Apache Spark provides a rich ML environment that is comprised of Spark Core and a full set of machine learning libraries. The core is the distributed execution engine and the Java, Scala, and Python APIs empowers the enterprise to build solutions using familiar tools. The ML library provides practical machine learning that is scalable and easy to use. It consists of common learning algorithms and utilities, including dimensionality reduction, classification, regression, clustering, and recommendations.
HDP provides numerous flexible schema data stores to capture various types of data. All of these data stores leverage the highly scalable Hadoop Distributed File System (HDFS). Apache HBase™ provides millisecond latency SQL and NoSQL data stores. HBase is the right tool when random, real-time, and read/write access is needed. Apache Hive™ is the de facto standard for SQL queries on HDFS. Hive tables are similar in structure to tables in a relational database and are comprised of partitions. Data can be accessed via structured query language and Hive also supports overwriting or appending data.
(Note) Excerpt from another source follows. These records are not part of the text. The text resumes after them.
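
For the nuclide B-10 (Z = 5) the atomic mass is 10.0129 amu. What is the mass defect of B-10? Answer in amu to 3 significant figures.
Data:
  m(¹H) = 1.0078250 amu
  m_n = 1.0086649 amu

0.0695 amu

The nucleus contains 5 protons and 10 − 5 = 5 neutrons.
Σm = 5·m(¹H) + 5·m_n = 5.0391250 + 5.0433245 = 10.0824495 amu
Mass defect Δm = 10.0824495 − 10.0129 = 0.0695495 amu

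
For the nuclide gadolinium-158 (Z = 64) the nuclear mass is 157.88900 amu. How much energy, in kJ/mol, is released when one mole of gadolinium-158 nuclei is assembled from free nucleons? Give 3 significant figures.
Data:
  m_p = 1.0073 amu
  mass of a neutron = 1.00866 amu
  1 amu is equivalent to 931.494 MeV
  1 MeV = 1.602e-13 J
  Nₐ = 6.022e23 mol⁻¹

Mass of separated nucleons = 64(1.0073) + 94(1.00866) = 64.4672 + 94.81404 = 159.28124 amu
The mass defect is 159.28124 − 157.88900 = 1.39224 amu.
E_B = 1.39224 × 931.494 = 1296.86 MeV
Per nucleus in joules: 1296.86 MeV × 1.602e-13 J/MeV = 2.0776e-10 J
Per mole: 2.0776e-10 J × 6.022e23 mol⁻¹ = 1.2511e+14 J/mol

1.25e+11 kJ/mol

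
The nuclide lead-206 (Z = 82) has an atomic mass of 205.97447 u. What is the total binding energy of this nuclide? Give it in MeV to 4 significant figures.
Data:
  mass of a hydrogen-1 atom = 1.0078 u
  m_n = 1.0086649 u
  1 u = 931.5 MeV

1620 MeV

Z = 82, so N = A − Z = 206 − 82 = 124.
Mass of separated nucleons = 82(1.0078) + 124(1.0086649) = 82.6396 + 125.0744476 = 207.7140476 u
Δm = 207.7140476 − 205.97447 = 1.7395776 u
Binding energy = Δm·c² = 1.7395776 × 931.5 MeV/u = 1620.42 MeV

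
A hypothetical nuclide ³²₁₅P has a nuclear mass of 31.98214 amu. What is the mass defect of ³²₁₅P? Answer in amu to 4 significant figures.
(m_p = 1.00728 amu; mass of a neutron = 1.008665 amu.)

0.2744 amu

Z = 15, so N = A − Z = 32 − 15 = 17.
Mass of separated nucleons = 15(1.00728) + 17(1.008665) = 15.10920 + 17.147305 = 32.256505 amu
The mass defect is 32.256505 − 31.98214 = 0.274365 amu.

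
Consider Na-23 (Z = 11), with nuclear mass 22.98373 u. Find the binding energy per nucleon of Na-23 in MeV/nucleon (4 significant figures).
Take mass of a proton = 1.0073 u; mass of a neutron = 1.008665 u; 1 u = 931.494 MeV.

8.122 MeV/nucleon

Z = 11, so N = A − Z = 23 − 11 = 12.
Σm = 11·m_p + 12·m_n = 11.0803 + 12.103980 = 23.184280 u
Mass defect Δm = 23.184280 − 22.98373 = 0.200550 u
Binding energy = Δm·c² = 0.200550 × 931.494 MeV/u = 186.811 MeV
BE/A = 186.811 MeV / 23 = 8.122 MeV/nucleon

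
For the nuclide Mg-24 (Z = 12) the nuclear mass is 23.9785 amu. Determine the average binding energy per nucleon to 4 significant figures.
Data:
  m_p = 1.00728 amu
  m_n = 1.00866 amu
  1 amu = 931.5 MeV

Mass of separated nucleons = 12(1.00728) + 12(1.00866) = 12.08736 + 12.10392 = 24.19128 amu
The mass defect is 24.19128 − 23.9785 = 0.21278 amu.
Binding energy = Δm·c² = 0.21278 × 931.5 MeV/amu = 198.205 MeV
Dividing by A = 24 gives 8.259 MeV per nucleon.

8.259 MeV/nucleon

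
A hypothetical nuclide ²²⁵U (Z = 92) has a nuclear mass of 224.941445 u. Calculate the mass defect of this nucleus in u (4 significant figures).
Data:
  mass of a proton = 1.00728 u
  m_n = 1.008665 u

With 92 protons and 133 neutrons (A = 225):
Mass of separated nucleons = 92(1.00728) + 133(1.008665) = 92.66976 + 134.152445 = 226.822205 u
Δm = 226.822205 − 224.941445 = 1.880760 u

1.881 u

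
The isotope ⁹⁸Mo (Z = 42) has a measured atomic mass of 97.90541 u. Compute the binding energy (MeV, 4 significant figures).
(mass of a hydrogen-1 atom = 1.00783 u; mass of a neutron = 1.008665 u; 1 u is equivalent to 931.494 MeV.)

Z = 42, so N = A − Z = 98 − 42 = 56.
Σm = 42·m(¹H) + 56·m_n = 42.32886 + 56.485240 = 98.814100 u
Δm = 98.814100 − 97.90541 = 0.908690 u
Binding energy = Δm·c² = 0.908690 × 931.494 MeV/u = 846.439 MeV

846.4 MeV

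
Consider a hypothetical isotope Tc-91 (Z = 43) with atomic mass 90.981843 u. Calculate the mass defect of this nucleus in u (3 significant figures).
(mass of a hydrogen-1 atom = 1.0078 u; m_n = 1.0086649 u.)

0.769 u

Σm = 43·m(¹H) + 48·m_n = 43.3354 + 48.4159152 = 91.7513152 u
Δm = 91.7513152 − 90.981843 = 0.7694722 u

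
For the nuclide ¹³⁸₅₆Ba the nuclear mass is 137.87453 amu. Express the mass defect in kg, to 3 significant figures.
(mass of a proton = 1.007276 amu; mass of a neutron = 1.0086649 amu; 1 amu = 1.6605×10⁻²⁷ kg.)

Mass of separated nucleons = 56(1.007276) + 82(1.0086649) = 56.407456 + 82.7105218 = 139.1179778 amu
The mass defect is 139.1179778 − 137.87453 = 1.2434478 amu.
In SI units: 1.2434478 amu × 1.6605×10⁻²⁷ kg/amu = 2.0647e-27 kg

2.06e-27 kg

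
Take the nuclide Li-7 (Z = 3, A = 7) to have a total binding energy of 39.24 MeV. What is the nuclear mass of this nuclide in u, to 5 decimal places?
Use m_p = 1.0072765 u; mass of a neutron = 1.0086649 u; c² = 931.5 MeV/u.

Mass defect = 39.24 MeV / (931.5 MeV/u) = 0.0421256 u
Constituent mass = 3(1.0072765) + 4(1.0086649) = 7.0564891 u
Nuclear mass = 7.0564891 − 0.0421256 = 7.0143635 u ≈ 7.01436 u (to 5 decimal places)

7.01436 u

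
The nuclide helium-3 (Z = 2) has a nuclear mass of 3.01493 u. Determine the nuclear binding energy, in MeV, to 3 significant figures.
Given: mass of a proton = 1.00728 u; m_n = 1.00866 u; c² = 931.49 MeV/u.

7.72 MeV

The nucleus contains 2 protons and 3 − 2 = 1 neutrons.
Σm = 2·m_p + 1·m_n = 2.01456 + 1.00866 = 3.02322 u
Mass defect Δm = 3.02322 − 3.01493 = 0.00829 u
Binding energy = Δm·c² = 0.00829 × 931.49 MeV/u = 7.72205 MeV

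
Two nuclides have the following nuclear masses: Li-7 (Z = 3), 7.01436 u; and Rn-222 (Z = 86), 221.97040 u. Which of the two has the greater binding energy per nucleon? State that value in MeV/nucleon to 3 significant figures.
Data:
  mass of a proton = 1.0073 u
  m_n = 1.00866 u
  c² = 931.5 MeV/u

Rn-222; 7.70 MeV/nucleon

Li-7: Σm = 3(1.0073) + 4(1.00866) = 7.05654 u; Δm = 0.04218 u; E_B = 39.291 MeV; E_B/A = 5.613 MeV
Rn-222: Σm = 86(1.0073) + 136(1.00866) = 223.80556 u; Δm = 1.83516 u; E_B = 1709.5 MeV; E_B/A = 7.700 MeV
Rn-222 has the higher binding energy per nucleon, so it is the more tightly bound nucleus.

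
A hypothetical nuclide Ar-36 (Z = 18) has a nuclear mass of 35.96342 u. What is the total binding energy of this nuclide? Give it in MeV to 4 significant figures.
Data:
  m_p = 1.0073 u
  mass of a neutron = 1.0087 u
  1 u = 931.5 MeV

Σm = 18·m_p + 18·m_n = 18.1314 + 18.1566 = 36.2880 u
Δm = 36.2880 − 35.96342 = 0.32458 u
Binding energy = Δm·c² = 0.32458 × 931.5 MeV/u = 302.346 MeV

302.3 MeV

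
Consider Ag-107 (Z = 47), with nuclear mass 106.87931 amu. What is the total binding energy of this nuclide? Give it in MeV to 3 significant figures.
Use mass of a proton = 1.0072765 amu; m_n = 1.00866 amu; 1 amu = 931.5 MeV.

915 MeV

Total constituent mass: 47 × 1.0072765 + 60 × 1.00866 = 107.8615955 amu
Δm = 107.8615955 − 106.87931 = 0.9822855 amu
E_B = 0.9822855 × 931.5 = 914.999 MeV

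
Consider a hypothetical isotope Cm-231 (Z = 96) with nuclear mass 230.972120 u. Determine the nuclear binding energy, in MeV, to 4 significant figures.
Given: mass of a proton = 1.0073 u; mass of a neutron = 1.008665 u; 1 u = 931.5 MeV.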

HDP’s governance is designed to exchange metadata with other tools and processes both inside and outside of the Hadoop environment. This enables platform-agnostic governance controls that effectively address privacy and data security laws. HDP addresses data replication, business continuity, and lineage tracing challenges by deploying a framework for managing privacy and data security. It also centrally manages the data lifecycle and provides a foundation for audit and compliance by tracking entity lineage and maintaining audit logs.
As the world generates more data, from any device or social media, companies are increasingly discovering the need to manage privacy and security risk. To manage this risk, the modern data platform must leverage highly secure lightweight agents that can be easily deployed anywhere. Data must be treated as a contínuos data flows—from source to destination—so that modern analytical applications can collect, conduct and curate the data in a secure, scalable and reliable manner.
Hortonworks DataFlow, powered by Apache NiFi, supports the modern enterprise with the following key capabilities:
Comprehensive Data Audit and Provenance
Figure 2 Hortonworks Data Flow
These capabilities are designed to address the unique requirements of the data and security risk in the modern enterprise, and enables data stewards to construct secure and reliable data grids as continuous data flows for on time processing—from anything, from anywhere—at scale. As a result, Hortonworks customers can now securely collect, conduct, and curate any type of “data-in-motion” with HDF as well as securely view and store data at rest with HDP. Together, Hortonworks Data Platform and Hortonworks DataFlow provide both historical and perishable insights protected by industry-leading security.
Only HDP and HDF offer a complete solution for managing privacy and data security in the modern enterprise regardless of the volume, velocity or variety of data.